On the other hand, we have not only Estel's arguments but the comments of Tolkien himself - it is impossible to refute that to some degree, in conception and revision, he consciously applied a sensibility and perhaps more that was a reflection of his own faith. The fact that so much of this could equally be a reflection of other faiths, or indeed secular humanism in some instances, does not diminish this.

However (and I have had fairly bruising arguments about this before here), my contention is that this conscious and unconscious reflection of faith is NOT central to each reader's experience of the work. The implications behind my contention are -

1. A devoutly Christian (or RC) reader does not stand to get more from the work, or to be somehow closer to it, or understand it more fully, or appreciate it more deeply, simply because Tolkien was a Christian and the work to some degree reflects his sensibilities. The Kabbalah, or the Gospels, and so on, are explicitly faith-centred narratives, yet even they are subject to the reader, regardless of that readers' culture or belief. Only "he who has ears" will hear, belonging to one club or other makes no difference.

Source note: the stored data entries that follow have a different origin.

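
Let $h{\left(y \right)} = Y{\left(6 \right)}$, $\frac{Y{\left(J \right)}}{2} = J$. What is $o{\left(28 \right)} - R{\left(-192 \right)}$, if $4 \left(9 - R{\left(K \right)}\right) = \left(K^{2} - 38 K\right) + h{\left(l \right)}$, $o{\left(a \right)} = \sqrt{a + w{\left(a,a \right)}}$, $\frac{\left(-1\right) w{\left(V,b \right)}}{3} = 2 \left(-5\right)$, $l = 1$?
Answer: $11034 + \sqrt{58} \approx 11042.0$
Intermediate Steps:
$w{\left(V,b \right)} = 30$ ($w{\left(V,b \right)} = - 3 \cdot 2 \left(-5\right) = \left(-3\right) \left(-10\right) = 30$)
$Y{\left(J \right)} = 2 J$
$o{\left(a \right)} = \sqrt{30 + a}$ ($o{\left(a \right)} = \sqrt{a + 30} = \sqrt{30 + a}$)
$h{\left(y \right)} = 12$ ($h{\left(y \right)} = 2 \cdot 6 = 12$)
$R{\left(K \right)} = 6 - \frac{K^{2}}{4} + \frac{19 K}{2}$ ($R{\left(K \right)} = 9 - \frac{\left(K^{2} - 38 K\right) + 12}{4} = 9 - \frac{12 + K^{2} - 38 K}{4} = 9 - \left(3 - \frac{19 K}{2} + \frac{K^{2}}{4}\right) = 6 - \frac{K^{2}}{4} + \frac{19 K}{2}$)
$o{\left(28 \right)} - R{\left(-192 \right)} = \sqrt{30 + 28} - \left(6 - \frac{\left(-192\right)^{2}}{4} + \frac{19}{2} \left(-192\right)\right) = \sqrt{58} - \left(6 - 9216 - 1824\right) = \sqrt{58} - -11034 = \sqrt{58} + 11034 = 11034 + \sqrt{58}$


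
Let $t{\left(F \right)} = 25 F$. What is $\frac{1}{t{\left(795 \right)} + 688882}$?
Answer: $\frac{1}{708757} \approx 1.4109 \cdot 10^{-6}$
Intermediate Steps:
$\frac{1}{t{\left(795 \right)} + 688882} = \frac{1}{25 \cdot 795 + 688882} = \frac{1}{19875 + 688882} = \frac{1}{708757}$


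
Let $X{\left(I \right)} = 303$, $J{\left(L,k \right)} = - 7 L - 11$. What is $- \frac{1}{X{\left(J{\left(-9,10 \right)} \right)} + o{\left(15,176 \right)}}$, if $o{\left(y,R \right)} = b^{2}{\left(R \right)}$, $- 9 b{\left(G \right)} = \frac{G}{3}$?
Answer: $- \frac{729}{251863} \approx -0.0028944$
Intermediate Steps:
$J{\left(L,k \right)} = -11 - 7 L$
$b{\left(G \right)} = - \frac{G}{27}$ ($b{\left(G \right)} = - \frac{G \frac{1}{3}}{9} = - \frac{\frac{1}{3} G}{9} = - \frac{G}{27}$)
$o{\left(y,R \right)} = \frac{R^{2}}{729}$ ($o{\left(y,R \right)} = \left(- \frac{R}{27}\right)^{2} = \frac{R^{2}}{729}$)
$- \frac{1}{X{\left(J{\left(-9,10 \right)} \right)} + o{\left(15,176 \right)}} = - \frac{1}{303 + \frac{176^{2}}{729}} = - \frac{1}{303 + \frac{1}{729} \cdot 30976} = - \frac{1}{303 + \frac{30976}{729}} = - \frac{1}{\frac{251863}{729}} = \left(-1\right) \frac{729}{251863} = - \frac{729}{251863}$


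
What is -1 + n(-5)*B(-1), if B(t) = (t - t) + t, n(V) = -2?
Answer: 1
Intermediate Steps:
B(t) = t (B(t) = 0 + t = t)
-1 + n(-5)*B(-1) = -1 - 2*(-1) = -1 + 2 = 1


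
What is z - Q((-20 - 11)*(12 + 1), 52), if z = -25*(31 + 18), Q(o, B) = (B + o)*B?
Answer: 17027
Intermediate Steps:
Q(o, B) = B*(B + o)
z = -1225 (z = -25*49 = -1225)
z - Q((-20 - 11)*(12 + 1), 52) = -1225 - 52*(52 + (-20 - 11)*(12 + 1)) = -1225 - 52*(52 - 31*13) = -1225 - 52*(52 - 403) = -1225 - 52*(-351) = -1225 - 1*(-18252) = -1225 + 18252 = 17027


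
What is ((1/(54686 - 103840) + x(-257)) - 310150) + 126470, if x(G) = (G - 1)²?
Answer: -5756719865/49154 ≈ -1.1712e+5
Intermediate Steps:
x(G) = (-1 + G)²
((1/(54686 - 103840) + x(-257)) - 310150) + 126470 = ((1/(54686 - 103840) + (-1 - 257)²) - 310150) + 126470 = ((1/(-49154) + (-258)²) - 310150) + 126470 = ((-1/49154 + 66564) - 310150) + 126470 = (3271886855/49154 - 310150) + 126470 = -11973226245/49154 + 126470 = -5756719865/49154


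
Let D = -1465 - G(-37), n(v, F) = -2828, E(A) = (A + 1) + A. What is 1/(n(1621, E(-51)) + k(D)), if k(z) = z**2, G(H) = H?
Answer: 1/2036356 ≈ 4.9107e-7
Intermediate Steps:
E(A) = 1 + 2*A (E(A) = (1 + A) + A = 1 + 2*A)
D = -1428 (D = -1465 - 1*(-37) = -1465 + 37 = -1428)
1/(n(1621, E(-51)) + k(D)) = 1/(-2828 + (-1428)**2) = 1/(-2828 + 2039184) = 1/2036356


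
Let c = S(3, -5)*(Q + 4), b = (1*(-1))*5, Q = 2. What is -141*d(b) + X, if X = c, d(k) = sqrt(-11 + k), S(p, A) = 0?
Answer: -564*I ≈ -564.0*I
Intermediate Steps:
b = -5 (b = -1*5 = -5)
c = 0 (c = 0*(2 + 4) = 0*6 = 0)
X = 0
-141*d(b) + X = -141*sqrt(-11 - 5) + 0 = -564*I + 0 = -564*I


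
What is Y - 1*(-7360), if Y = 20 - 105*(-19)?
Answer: 9375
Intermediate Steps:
Y = 2015 (Y = 20 + 1995 = 2015)
Y - 1*(-7360) = 2015 - 1*(-7360) = 2015 + 7360 = 9375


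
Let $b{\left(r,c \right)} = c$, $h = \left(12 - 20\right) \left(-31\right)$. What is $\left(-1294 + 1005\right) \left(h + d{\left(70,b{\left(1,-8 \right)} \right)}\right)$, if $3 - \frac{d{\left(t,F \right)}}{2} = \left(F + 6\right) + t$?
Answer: $-34102$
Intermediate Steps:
$h = 248$ ($h = \left(-8\right) \left(-31\right) = 248$)
$d{\left(t,F \right)} = -6 - 2 F - 2 t$ ($d{\left(t,F \right)} = 6 - 2 \left(\left(F + 6\right) + t\right) = 6 - 2 \left(\left(6 + F\right) + t\right) = 6 - 2 \left(6 + F + t\right) = 6 - \left(12 + 2 F + 2 t\right) = -6 - 2 F - 2 t$)
$\left(-1294 + 1005\right) \left(h + d{\left(70,b{\left(1,-8 \right)} \right)}\right) = \left(-1294 + 1005\right) \left(248 - 130\right) = - 289 \left(248 - 130\right) = \left(-289\right) 118 = -34102$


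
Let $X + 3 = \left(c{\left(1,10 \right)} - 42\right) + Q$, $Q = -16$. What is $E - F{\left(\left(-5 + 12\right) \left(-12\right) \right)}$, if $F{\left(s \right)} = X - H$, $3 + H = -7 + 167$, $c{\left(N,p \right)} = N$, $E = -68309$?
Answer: $-68092$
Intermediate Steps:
$H = 157$ ($H = -3 + \left(-7 + 167\right) = -3 + 160 = 157$)
$X = -60$ ($X = -3 + \left(\left(1 - 42\right) - 16\right) = -3 - 57 = -60$)
$F{\left(s \right)} = -217$ ($F{\left(s \right)} = -60 - 157 = -217$)
$E - F{\left(\left(-5 + 12\right) \left(-12\right) \right)} = -68309 - -217 = -68309 + 217 = -68092$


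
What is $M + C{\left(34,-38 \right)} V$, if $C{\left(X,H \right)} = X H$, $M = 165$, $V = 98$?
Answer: $-126451$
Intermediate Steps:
$C{\left(X,H \right)} = H X$
$M + C{\left(34,-38 \right)} V = 165 + \left(-38\right) 34 \cdot 98 = 165 - 126616 = -126451$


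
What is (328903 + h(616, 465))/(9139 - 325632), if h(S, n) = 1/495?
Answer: -162806986/156664035 ≈ -1.0392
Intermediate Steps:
h(S, n) = 1/495
(328903 + h(616, 465))/(9139 - 325632) = (328903 + 1/495)/(9139 - 325632) = (162806986/495)/(-316493) = (162806986/495)*(-1/316493) = -162806986/156664035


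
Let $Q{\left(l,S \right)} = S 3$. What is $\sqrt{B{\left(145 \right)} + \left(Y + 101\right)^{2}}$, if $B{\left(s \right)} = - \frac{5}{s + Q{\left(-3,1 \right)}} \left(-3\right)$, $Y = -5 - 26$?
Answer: $\frac{\sqrt{26832955}}{74} \approx 70.001$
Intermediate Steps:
$Y = -31$ ($Y = -5 - 26 = -31$)
$Q{\left(l,S \right)} = 3 S$
$B{\left(s \right)} = \frac{15}{3 + s}$ ($B{\left(s \right)} = - \frac{5}{s + 3 \cdot 1} \left(-3\right) = - \frac{5}{s + 3} \left(-3\right) = - \frac{5}{3 + s} \left(-3\right) = \frac{15}{3 + s}$)
$\sqrt{B{\left(145 \right)} + \left(Y + 101\right)^{2}} = \sqrt{\frac{15}{3 + 145} + \left(-31 + 101\right)^{2}} = \sqrt{\frac{15}{148} + 70^{2}} = \sqrt{15 \cdot \frac{1}{148} + 4900} = \sqrt{\frac{15}{148} + 4900} = \sqrt{\frac{725215}{148}} = \frac{\sqrt{26832955}}{74}$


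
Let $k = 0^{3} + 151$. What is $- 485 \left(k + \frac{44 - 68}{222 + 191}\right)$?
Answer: $- \frac{30234415}{413} \approx -73207.0$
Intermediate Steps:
$k = 151$ ($k = 0 + 151 = 151$)
$- 485 \left(k + \frac{44 - 68}{222 + 191}\right) = - 485 \left(151 + \frac{44 - 68}{222 + 191}\right) = - 485 \left(151 - \frac{24}{413}\right) = \left(-485\right) \frac{62339}{413} = - \frac{30234415}{413}$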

2. Projecting the assumed persona of the author onto all aspects of one's experience of the work is a diminishing of art, and the uniqueness of the creative act. It means the experience is fettered by all those considerations that affect our dealings with people we think we know, and worse, that the reader imprisons his/her own imagination within 'received wisdom'. Tolkien himself clearly said that these were stories, and could (and should) be taken as just as little or as much as that.

In the end, none of us can have it all our own way. An atheist cannot say that LotR is not a spiritual book, but that need not affect his/her experience. A Christian cannot say that Tolkien belongs to or arises from Christianity alone, but can still experience the book as a Christian reader with all the resonance they can perceive. An aesthetic purist (or something [img]smilies/smile.gif[/img], just go with me here) cannot say that the work is not suffused with the author's own psyche, but their reading of it can still be a unique, personal and unfettered experience.

And I - well, I can't say Sharon is wrong, but I also agree with Estel. And rather than admit I'm just a serial ditherer, I would come back to the universality and ambiguity that in some ways are - whether consciously and unconsciously - one aspect of Tolkien's great achievement.